Spanish stocks rose for a second day after short interest fell in the biggest traded company and the City of London, home to many hedge funds, shut down to celebrate Queen Elizabeth II’s Diamond Jubilee.
Spain’s Ibex-35 (IBEX) rose as much as 1.5 percent after posting its biggest gain in three weeks yesterday, also a U.K. holiday. The index traded 0.3 percent higher at 11:00 a.m. in Madrid, led by Bankia SA. (BKIA)
The benchmark gained as the holiday marking the 60th anniversary of the monarch’s coronation freed investors to attend parties across the capital instead of selling Spanish stocks, said Ivan San Felix, an analyst at Renta 4 in Madrid.
“The hedge funds do a lot of damage and they’ve been heavily short on Spain,” said San Felix. “Let’s hope they relax, have a good time, enjoy the Jubilee, and maybe we can gain a bit more.”

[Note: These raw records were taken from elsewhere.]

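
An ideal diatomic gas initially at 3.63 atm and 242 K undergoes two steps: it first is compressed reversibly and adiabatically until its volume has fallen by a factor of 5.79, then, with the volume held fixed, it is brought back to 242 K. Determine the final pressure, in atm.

P₃ ≈ 21.0 atm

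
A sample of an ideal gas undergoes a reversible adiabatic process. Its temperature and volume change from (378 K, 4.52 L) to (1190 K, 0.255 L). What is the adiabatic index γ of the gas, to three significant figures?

TV^(γ−1) = const ⇒ γ − 1 = ln(T₂/T₁) / ln(V₁/V₂).
γ = 1 + ln(1190/378) / ln(4.52/0.255) = 1.399.

γ ≈ 1.40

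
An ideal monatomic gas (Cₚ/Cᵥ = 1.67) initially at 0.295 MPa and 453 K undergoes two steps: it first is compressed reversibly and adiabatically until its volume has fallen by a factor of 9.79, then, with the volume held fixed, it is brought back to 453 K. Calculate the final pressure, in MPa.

P₃ ≈ 2.89 MPa

Adiabatic step (PV^γ = const): P₂ = 0.295×9.79^(1.67) = 13.32 MPa; T₂ = 453×9.79^(0.67) = 2089 K.
Isochoric: P₃ = P₂(T₃/T₂) = 13.32 × (453/2089) = 2.888 MPa.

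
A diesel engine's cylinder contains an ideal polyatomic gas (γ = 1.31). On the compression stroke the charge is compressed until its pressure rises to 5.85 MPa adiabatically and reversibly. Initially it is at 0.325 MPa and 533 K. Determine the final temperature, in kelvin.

Adiabatic: T₂/T₁ = (P₂/P₁)^((γ−1)/γ).
T₂ = 533 × (5.85/0.325)^(0.237) = 1056 K.

T₂ ≈ 1060 K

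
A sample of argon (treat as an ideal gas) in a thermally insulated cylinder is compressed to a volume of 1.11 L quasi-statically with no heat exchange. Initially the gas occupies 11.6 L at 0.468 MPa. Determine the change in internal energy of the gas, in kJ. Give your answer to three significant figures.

γ = 5/3 for a monatomic ideal gas.
P₂ = P₁(V₁/V₂)^γ = 0.468×(11.6/1.11)^(5/3) = 23.38 MPa.
For a reversible adiabat, W_by_gas = (P₁V₁ − P₂V₂)/(γ−1).
W_by = (468000×0.0116 − 2.338×10^7×0.00111) / (2/3) = -30780 J.
Q = 0 ⇒ ΔU = −W_by = 30780 J.

ΔU ≈ 30.8 kJ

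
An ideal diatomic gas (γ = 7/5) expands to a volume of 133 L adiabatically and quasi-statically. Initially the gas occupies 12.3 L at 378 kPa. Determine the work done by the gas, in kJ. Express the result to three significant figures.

W ≈ 7.14 kJ

P₂ = P₁(V₁/V₂)^γ = 378×(12.3/133)^(7/5) = 13.49 kPa.
For a reversible adiabat, W_by_gas = (P₁V₁ − P₂V₂)/(γ−1).
W_by = (378000×0.0123 − 13490×0.133) / (2/5) = 7139 J.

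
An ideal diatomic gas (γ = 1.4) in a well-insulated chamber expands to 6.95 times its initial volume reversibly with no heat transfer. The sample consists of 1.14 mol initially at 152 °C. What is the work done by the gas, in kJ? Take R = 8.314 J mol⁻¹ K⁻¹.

W ≈ 5.44 kJ

Adiabatic: T₁V₁^(γ−1) = T₂V₂^(γ−1) ⇒ T₂ = T₁ (V₁/V₂)^(γ−1).
T₁ = 152 °C = 425.1 K.
T₂ = 425.1 × (1/6.95)^(0.4) = 195.8 K.
Q = 0, so ΔU = W_on_gas = nCᵥΔT with Cᵥ = R/(γ−1) = 20.79 J/(mol·K).
ΔU = 1.14 × 20.79 × (195.8 − 425.1) = -5435 J.
Work done by the gas = −ΔU = 5435 J.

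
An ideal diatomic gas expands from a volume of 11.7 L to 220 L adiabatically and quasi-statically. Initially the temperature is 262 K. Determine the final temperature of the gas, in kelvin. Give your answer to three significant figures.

T₂ ≈ 81.0 K

For a reversible adiabat TV^(γ−1) is constant, so T₂ = T₁ (V₁/V₂)^(γ−1).
For a diatomic ideal gas γ = 7/5, so γ−1 = 2/5.
T₂ = 262 × (11.7/220)^(2/5) = 81.02 K.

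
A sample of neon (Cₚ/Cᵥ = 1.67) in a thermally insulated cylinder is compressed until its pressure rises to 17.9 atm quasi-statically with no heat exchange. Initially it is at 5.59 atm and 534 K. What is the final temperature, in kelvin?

T₂ ≈ 852 K

Along an adiabat T P^((1−γ)/γ) is constant, so T₂ = T₁ (P₂/P₁)^((γ−1)/γ).
T₂ = 534 × (17.9/5.59)^(0.401) = 851.8 K.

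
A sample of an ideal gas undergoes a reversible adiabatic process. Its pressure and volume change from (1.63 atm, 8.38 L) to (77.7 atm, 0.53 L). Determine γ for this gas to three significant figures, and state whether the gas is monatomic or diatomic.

γ ≈ 1.40; diatomic

PV^γ = const ⇒ γ = ln(P₂/P₁) / ln(V₁/V₂).
γ = ln(77.7/1.63) / ln(8.38/0.53) = 1.4.
γ ≈ 1.40 is close to 7/5, so the gas is diatomic.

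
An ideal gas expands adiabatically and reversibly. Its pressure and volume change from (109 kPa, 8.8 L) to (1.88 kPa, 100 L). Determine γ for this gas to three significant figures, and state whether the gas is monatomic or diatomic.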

Short interest in Telefonica SA (TEF:US), Spain’s largest company by market value, fell to about 2.1 percent of outstanding shares on June 1, the latest day for which data is available and the lowest level in at almost six weeks, according to data compiled by Bloomberg.
Short interest in Bankia, the lender that requested a 23.5 billion-euro bailout last month, dropped to two-month low of 2.5 percent on June 1, the last trading day before the four-day holiday.
The Ibex had dropped 29 percent this year through June 1 as investors bet the Spanish government will have to seek a bailout from its European Union partners in order to recapitalize its banking system. Prime Minister Mariano Rajoy on June 2 urged investors to ignore “irrational” concerns about Spanish securities and insisted the government won’t need a rescue.
The extra yield investors demand to hold Spanish 10-year government debt instead of the benchmark bunds narrowed to 524 basis points today.